Se o Galo for campeão, choraremos meio século de lágrimas, lembraremos os mortos que não estão vendo, pensaremos no Reinaldo, no Cerezo e no Éder, no Marques em 99, no Ronaldinho em 2012. Beijaremos nossos filhos como quem beija os pais, porque planejamos ver com estes o que estamos a ver com aqueles, o tempo voa, a vida é um sopro – mas ela vai parar se o Galo for campeão.

Se o Galo for campeão, convulsionaremos nas arquibancadas como fiéis endemoniados diante das vassouras ungidas da Universal. Cantaremos a nossa Marselhesa até o enfarto iminente, que haverá de acontecer no ápice do “lutar, lutar, lutar” – se fosse apenas “lutar, lutar”, talvez sobrevivêssemos.
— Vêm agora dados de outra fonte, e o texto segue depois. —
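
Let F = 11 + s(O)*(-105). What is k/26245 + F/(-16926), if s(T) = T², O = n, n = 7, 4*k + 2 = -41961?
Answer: -2953421/30636060 ≈ -0.096403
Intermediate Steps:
k = -41963/4 (k = -½ + (¼)*(-41961) = -½ - 41961/4 = -41963/4 ≈ -10491.)
O = 7
F = -5134 (F = 11 + 7²*(-105) = 11 + 49*(-105) = 11 - 5145 = -5134)
k/26245 + F/(-16926) = -41963/4/26245 - 5134/(-16926) = -41963/4*1/26245 - 5134*(-1/16926) = -1447/3620 + 2567/8463 = -2953421/30636060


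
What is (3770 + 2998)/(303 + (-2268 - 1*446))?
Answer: -6768/2411 ≈ -2.8071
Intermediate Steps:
(3770 + 2998)/(303 + (-2268 - 1*446)) = 6768/(303 + (-2268 - 446)) = 6768/(303 - 2714) = 6768/(-2411) = 6768*(-1/2411) = -6768/2411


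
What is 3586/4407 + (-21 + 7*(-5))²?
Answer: 13823938/4407 ≈ 3136.8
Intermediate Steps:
3586/4407 + (-21 + 7*(-5))² = 3586*(1/4407) + (-21 - 35)² = 3586/4407 + (-56)² = 3586/4407 + 3136 = 13823938/4407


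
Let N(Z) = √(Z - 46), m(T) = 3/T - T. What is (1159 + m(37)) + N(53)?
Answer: 41517/37 + √7 ≈ 1124.7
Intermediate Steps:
m(T) = -T + 3/T
N(Z) = √(-46 + Z)
(1159 + m(37)) + N(53) = (1159 + (-1*37 + 3/37)) + √(-46 + 53) = (1159 + (-37 + 3*(1/37))) + √7 = (1159 + (-37 + 3/37)) + √7 = (1159 - 1366/37) + √7 = 41517/37 + √7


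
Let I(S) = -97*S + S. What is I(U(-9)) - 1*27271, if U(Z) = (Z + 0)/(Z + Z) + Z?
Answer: -26455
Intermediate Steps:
U(Z) = ½ + Z (U(Z) = Z/((2*Z)) + Z = Z*(1/(2*Z)) + Z = ½ + Z)
I(S) = -96*S
I(U(-9)) - 1*27271 = -96*(½ - 9) - 1*27271 = -96*(-17/2) - 27271 = 816 - 27271 = -26455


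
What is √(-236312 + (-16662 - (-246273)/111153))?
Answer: I*√347273746307733/37051 ≈ 502.96*I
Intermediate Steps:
√(-236312 + (-16662 - (-246273)/111153)) = √(-236312 + (-16662 - 1*(-82091/37051))) = √(-236312 + (-16662 + 82091/37051)) = √(-236312 - 617261671/37051) = √(-9372857583/37051) = I*√347273746307733/37051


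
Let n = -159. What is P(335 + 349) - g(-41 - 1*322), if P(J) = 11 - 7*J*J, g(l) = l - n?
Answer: -3274777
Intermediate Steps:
g(l) = 159 + l (g(l) = l - 1*(-159) = l + 159 = 159 + l)
P(J) = 11 - 7*J²
P(335 + 349) - g(-41 - 1*322) = (11 - 7*(335 + 349)²) - (159 + (-41 - 1*322)) = (11 - 7*684²) - (159 + (-41 - 322)) = (11 - 7*467856) - (159 - 363) = (11 - 3274992) - 1*(-204) = -3274981 + 204 = -3274777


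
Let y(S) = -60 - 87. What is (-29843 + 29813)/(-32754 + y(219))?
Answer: 10/10967 ≈ 0.00091183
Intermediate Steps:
y(S) = -147
(-29843 + 29813)/(-32754 + y(219)) = (-29843 + 29813)/(-32754 - 147) = -30/(-32901) = -30*(-1/32901) = 10/10967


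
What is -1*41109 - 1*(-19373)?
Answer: -21736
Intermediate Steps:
-1*41109 - 1*(-19373) = -41109 + 19373 = -21736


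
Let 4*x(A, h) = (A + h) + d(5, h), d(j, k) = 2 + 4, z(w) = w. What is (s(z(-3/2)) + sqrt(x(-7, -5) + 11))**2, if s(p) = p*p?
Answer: 233/16 + 9*sqrt(38)/4 ≈ 28.432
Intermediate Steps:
d(j, k) = 6
s(p) = p**2
x(A, h) = 3/2 + A/4 + h/4 (x(A, h) = ((A + h) + 6)/4 = (6 + A + h)/4 = 3/2 + A/4 + h/4)
(s(z(-3/2)) + sqrt(x(-7, -5) + 11))**2 = ((-3/2)**2 + sqrt((3/2 + (1/4)*(-7) + (1/4)*(-5)) + 11))**2 = ((-3*1/2)**2 + sqrt((3/2 - 7/4 - 5/4) + 11))**2 = ((-3/2)**2 + sqrt(-3/2 + 11))**2 = (9/4 + sqrt(19/2))**2 = (9/4 + sqrt(38)/2)**2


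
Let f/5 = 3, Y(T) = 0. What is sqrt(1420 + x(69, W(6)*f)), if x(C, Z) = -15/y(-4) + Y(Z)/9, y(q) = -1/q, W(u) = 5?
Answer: 4*sqrt(85) ≈ 36.878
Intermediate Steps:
f = 15 (f = 5*3 = 15)
x(C, Z) = -60 (x(C, Z) = -15/((-1/(-4))) + 0/9 = -15/((-1*(-1/4))) + 0*(1/9) = -15/1/4 + 0 = -15*4 + 0 = -60 + 0 = -60)
sqrt(1420 + x(69, W(6)*f)) = sqrt(1420 - 60) = sqrt(1360) = 4*sqrt(85)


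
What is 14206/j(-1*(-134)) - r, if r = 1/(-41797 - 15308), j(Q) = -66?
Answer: -135205594/628155 ≈ -215.24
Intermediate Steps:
r = -1/57105 (r = 1/(-57105) = -1/57105 ≈ -1.7512e-5)
14206/j(-1*(-134)) - r = 14206/(-66) - 1*(-1/57105) = 14206*(-1/66) + 1/57105 = -7103/33 + 1/57105 = -135205594/628155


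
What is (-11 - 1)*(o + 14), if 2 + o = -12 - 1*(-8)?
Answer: -96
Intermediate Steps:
o = -6 (o = -2 + (-12 - 1*(-8)) = -2 + (-12 + 8) = -2 - 4 = -6)
(-11 - 1)*(o + 14) = (-11 - 1)*(-6 + 14) = -12*8 = -96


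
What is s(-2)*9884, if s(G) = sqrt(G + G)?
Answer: 19768*I ≈ 19768.0*I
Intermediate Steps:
s(G) = sqrt(2)*sqrt(G) (s(G) = sqrt(2*G) = sqrt(2)*sqrt(G))
s(-2)*9884 = (sqrt(2)*sqrt(-2))*9884 = (sqrt(2)*(I*sqrt(2)))*9884 = (2*I)*9884 = 19768*I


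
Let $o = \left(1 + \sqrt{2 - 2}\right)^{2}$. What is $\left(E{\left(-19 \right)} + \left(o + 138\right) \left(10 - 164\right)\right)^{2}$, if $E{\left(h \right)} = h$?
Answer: $459030625$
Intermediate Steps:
$o = 1$ ($o = \left(1 + \sqrt{0}\right)^{2} = \left(1 + 0\right)^{2} = 1^{2} = 1$)
$\left(E{\left(-19 \right)} + \left(o + 138\right) \left(10 - 164\right)\right)^{2} = \left(-19 + \left(1 + 138\right) \left(10 - 164\right)\right)^{2} = \left(-19 + 139 \left(-154\right)\right)^{2} = \left(-19 - 21406\right)^{2} = \left(-21425\right)^{2} = 459030625$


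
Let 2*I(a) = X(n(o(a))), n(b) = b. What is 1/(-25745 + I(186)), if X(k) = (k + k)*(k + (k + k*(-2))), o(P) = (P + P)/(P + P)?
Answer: -1/25745 ≈ -3.8842e-5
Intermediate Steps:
o(P) = 1 (o(P) = (2*P)/((2*P)) = (2*P)*(1/(2*P)) = 1)
X(k) = 0 (X(k) = (2*k)*(k + (k - 2*k)) = (2*k)*(k - k) = (2*k)*0 = 0)
I(a) = 0 (I(a) = (½)*0 = 0)
1/(-25745 + I(186)) = 1/(-25745 + 0) = 1/(-25745) = -1/25745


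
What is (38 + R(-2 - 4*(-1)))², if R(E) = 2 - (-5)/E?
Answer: 7225/4 ≈ 1806.3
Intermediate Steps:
R(E) = 2 + 5/E
(38 + R(-2 - 4*(-1)))² = (38 + (2 + 5/(-2 - 4*(-1))))² = (38 + (2 + 5/(-2 + 4)))² = (38 + (2 + 5/2))² = (38 + 9/2)² = (85/2)² = 7225/4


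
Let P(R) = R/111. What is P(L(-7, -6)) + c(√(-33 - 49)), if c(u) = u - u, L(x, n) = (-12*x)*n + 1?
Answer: -503/111 ≈ -4.5315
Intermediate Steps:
L(x, n) = 1 - 12*n*x (L(x, n) = -12*n*x + 1 = 1 - 12*n*x)
P(R) = R/111 (P(R) = R*(1/111) = R/111)
c(u) = 0
P(L(-7, -6)) + c(√(-33 - 49)) = (1 - 12*(-6)*(-7))/111 + 0 = (1 - 504)/111 + 0 = (1/111)*(-503) + 0 = -503/111 + 0 = -503/111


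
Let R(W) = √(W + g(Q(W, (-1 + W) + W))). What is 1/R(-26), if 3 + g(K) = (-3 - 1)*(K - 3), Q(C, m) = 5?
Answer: -I*√37/37 ≈ -0.1644*I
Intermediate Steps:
g(K) = 9 - 4*K (g(K) = -3 + (-3 - 1)*(K - 3) = -3 - 4*(-3 + K) = -3 + (12 - 4*K) = 9 - 4*K)
R(W) = √(-11 + W) (R(W) = √(W + (9 - 4*5)) = √(W + (9 - 20)) = √(W - 11) = √(-11 + W))
1/R(-26) = 1/(√(-11 - 26)) = 1/(√(-37)) = 1/(I*√37) = -I*√37/37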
Rodaremos nossas camisas como um exército de Janaínas Paschoais nas Arcadas da escola de Direito onde ela certamente cabulava suas aulas. Beijaremos desconhecidos sem máscaras na pandemia, enviaremos perdigotos à humanidade quando dos nossos gritos de Galo. Diremos a plenos e esfumaçados pulmões aquilo que só agora eu me ligo ser a gente falando pra gente mesmo: “Chora, não vou ligar, chegou a hora, vou festejar o teu sofrer, o teu penar”. Beth Carvalho, Cássia Eller, Vander Lee – presentes!

Se o Galo for campeão, vai chegar a hora em que vamos parar e admirar o estádio em sessão de descarrego, afinal, torcemos pra nossa torcida. O corpo irá se aquietar, e então nos perguntaremos, sem que ninguém nos ouça: “Era só isso?”. Um enorme vazio tomará conta de nossas almas quando acordarmos no dia seguinte e não houver mais um Brasileirão a perseguir. Pois saiba separar este sentimento da ressaca avassaladora, afinal, mergulhamos em ofurôs de Itaipava morna, gim-tônicas de metanol, caipirinhas de álcool em gel. Junte os cacos e prepare-se: este é o primeiro dia do resto de nossas vidas. E agora, João?